2017 Honda Ridgeline long-term update: Towing a race car

Can our little unibody truck haul a desert race car? We find out.

Emme Hall Former editor for CNET Cars
I love two-seater, RWD convertibles and own a 2004 Mazdaspeed Miata for pavement fun and a lifted 2001 Miata for pre-running. I race air-cooled Volkswagens in desert races like the Mint 400 and the Baja 1000. I have won the Rebelle Rally, seven-day navigational challenge, twice and I am the only driver to compete in an EV, the Rivian R1T.
Emme Hall
2 min read
Emme Hall/Roadshow

There is a reason America loves her trucks. We, as a country, have stuff, and that stuff must often be moved.

Although our long-term Honda Ridgeline's unibody construction and independent suspension calls its truck credibility into question, its bed holds a payload of about 1,500 pounds and it's rated to tow 5,000 pounds. Now, I don't have a lot of stuff, but I do have a race car that needed to get from the garage to the open desert for a suspension-testing session.

Backing the Ridgeline up to a trailer is pretty easy thanks to its rearview camera, and my trailer's electronic module plugged right into the Ridgeline with no hiccups. I threw some spare tires in the bed, drove Car 1617 on to the trailer and was on my way.


If your toys aren't street-legal, be prepared to tow.

Emme Hall/Roadshow

Part of my drive included a steady downhill highway section where the brakes were forced to provide most of the stopping power. The Ridgeline doesn't have a towing mode to help with engine braking, or a trailer brake controller to utilize brakes installed on a trailer. Instead, I put the transmission in Low, which kept the truck from shifting above third gear. It helped to keep the truck at a steady pace without using the truck's brakes too much, but I would have welcomed the ability to actually choose my own gear and have a bit more control.

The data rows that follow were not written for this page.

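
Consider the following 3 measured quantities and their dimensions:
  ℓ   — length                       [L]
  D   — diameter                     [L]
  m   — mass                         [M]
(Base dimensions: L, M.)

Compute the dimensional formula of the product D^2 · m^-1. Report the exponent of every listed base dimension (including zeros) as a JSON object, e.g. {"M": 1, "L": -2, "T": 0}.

Dimensional matrix (L×M by ℓ×D×m):
  L: [ 1  1  0]
  M: [ 0  0  1]
  [L]: (2)·1+(-1)·0 = 2
  [M]: (2)·0+(-1)·1 = -1
⇒ L^2 M^-1

{"L": 2, "M": -1}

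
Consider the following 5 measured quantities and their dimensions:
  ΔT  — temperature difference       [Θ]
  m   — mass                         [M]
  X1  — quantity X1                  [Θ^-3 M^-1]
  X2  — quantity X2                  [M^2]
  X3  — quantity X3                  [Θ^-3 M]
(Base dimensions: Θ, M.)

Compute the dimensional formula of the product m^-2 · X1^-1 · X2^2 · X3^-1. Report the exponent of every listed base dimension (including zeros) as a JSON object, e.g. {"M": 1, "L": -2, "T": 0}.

Write exponents as rows Θ,M / cols ΔT,m,X1,X2,X3:
  Θ: [ 1  0 -3  0 -3]
  M: [ 0  1 -1  2  1]
  [Θ]: (-2)·0+(-1)·-3+(2)·0+(-1)·-3 = 6
  [M]: (-2)·1+(-1)·-1+(2)·2+(-1)·1 = 2
⇒ Θ^6 M^2

{"Θ": 6, "M": 2}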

Plugging in to the Ridgeline's electronics was easy and the rearview camera helped line the hitch up to the trailer.

Emme Hall/Roadshow

Still, the Ridgeline handled the 3,000-plus pound trailer quite easily. The trailer didn't sway at all and the 3.5-liter V6 had enough power to stay close to or in the powerband, even on the return trip going up the hill. Putting the transmission in D4 locks out the top gear, which was enough to keep my lighter load motivating over the hill, but still doesn't allow for the manual selection of gears.

The Ridgeline occupies a very unique space in the truck world as its independent suspension means it drives more like a car. It still has the same functionality of a truck, but it's dialed down a bit. The Chevrolet Colorado can tow up to 7,700 pounds and the venerable Toyota Tacoma is rated at 6,800 pounds, while the aging Nissan Frontier is rated at 6,710 pounds. The trade-off? The leaf-spring suspension in the rear of a traditional pickup can make for an uneven ride.


The trailer tongue was long enough so I could still open the bed, but the Ridgeline's dual-hinge tailgate would give me another option regardless.

Emme Hall/Roadshow

Frankly, I'm not sure I would want to tow anything heavier than my race car and open trailer with the Ridgeline, at least not routinely. Towing at the limit puts stress on the engine, brakes and transmission, and while the Ridgeline handled my needs with ease, I would want something bigger to tow 5,000 pounds on a regular basis. Plus, the absence of a towing mode and an integrated trailer brake makes pulling heavier loads a bit dicey. But, if smaller cargo is your jam, the Ridgeline does very nicely.